While we have been getting a lot of good news on immigration in the last six months, one area where things are still confusing is what should ICE do when local police try to turn over immigrants without serious criminal records to the agency for deportation. This report from the American Immigration Council says that new guidance from Washington is too vague to be useful:
On the Friday before Christmas, U.S. Immigration and Customs Enforcement (ICE) released new guidance on immigration “detainers,” the lynchpin of agency enforcement programs involving cooperation with local police. In the new guidance, ICE Director John Morton instructed agency employees to only file detainers against immigrants who represent agency “priorities.” Unfortunately, as with prior agency memos on prosecutorial discretion, the detainer guidance is so riddled with loopholes that it could have little—if any—practical effect.
The new guidance defines “priorities” so broadly as to make the term virtually meaningless.
As is now well known, immigration detainers are requests (not commands) sent by ICE to local jails asking for selected inmates to be held even after they would otherwise be entitled to release. Although the federal government has issued detainers for decades, their use has become especially common following the expansion of Secure Communities, the controversial program that gives ICE access to the fingerprints of all people arrested by local police. Once ICE becomes aware of a potentially deportable immigrant in state or local custody, agency employees file a detainer requesting that the individual be held until federal officers assume custody.

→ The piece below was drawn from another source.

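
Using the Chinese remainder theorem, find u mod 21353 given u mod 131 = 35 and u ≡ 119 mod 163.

18375

131⁻¹ mod 163: 131*56 ≡ 1 (mod 163), so 131⁻¹ ≡ 56.
u = 35 + 131*((119 − 35)*56 mod 163) = 35 + 131*140 = 18375.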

Like prior memos issued by Morton, the new detainer guidance instructs ICE employees to focus on immigrants representing agency “priorities.” Among other examples, the guidance lists those charged with or convicted of a felony. In an editorial praising the new guidance, the New York Times suggested that—if implemented correctly—it could lead “to smarter enforcement of the immigration laws, with greater effort spent on deporting dangerous felons and less on minor offenders who pose no threat.”
In truth, however, the guidance contains so many loopholes that it could have little if any practical effect. To begin with, the guidance applies only to employees of ICE—not those of Customs and Border Protection (CBP). Thus, if ICE declines to issue a detainer under the new guidance, a local jail could simply notify the Border Patrol, an agency that does not even pretend to prioritize its enforcement efforts. The guidance also need not be followed in “extraordinary circumstances,” an undefined phrase that ICE officers can easily exploit.
But most importantly, the new guidance defines “priorities” so broadly as to make the term virtually meaningless. For example, regardless of the seriousness of a person’s criminal history, ICE may still issue a detainer against any arrestee who illegally re-entered the country after a previous “return”—a category that includes the potentially millions of undocumented immigrants who have ever tried to re-enter the country after a previous apprehension by the Border Patrol. The new guidance also permits the issuance of detainers against persons convicted of “illegal entry,” a federal misdemeanor that the government has used to prosecute thousands of ordinary borders crossers under Operation Streamline.
In short, jurisdictions that are considering legislation to adopt their own detainer policies—such as California, where the TRUST Act is again before the state legislature—should not be fooled. Far from being a serious attempt to reform its detainer policies, ICE’s new guidance on detainers represents an insignificant change from the status quo.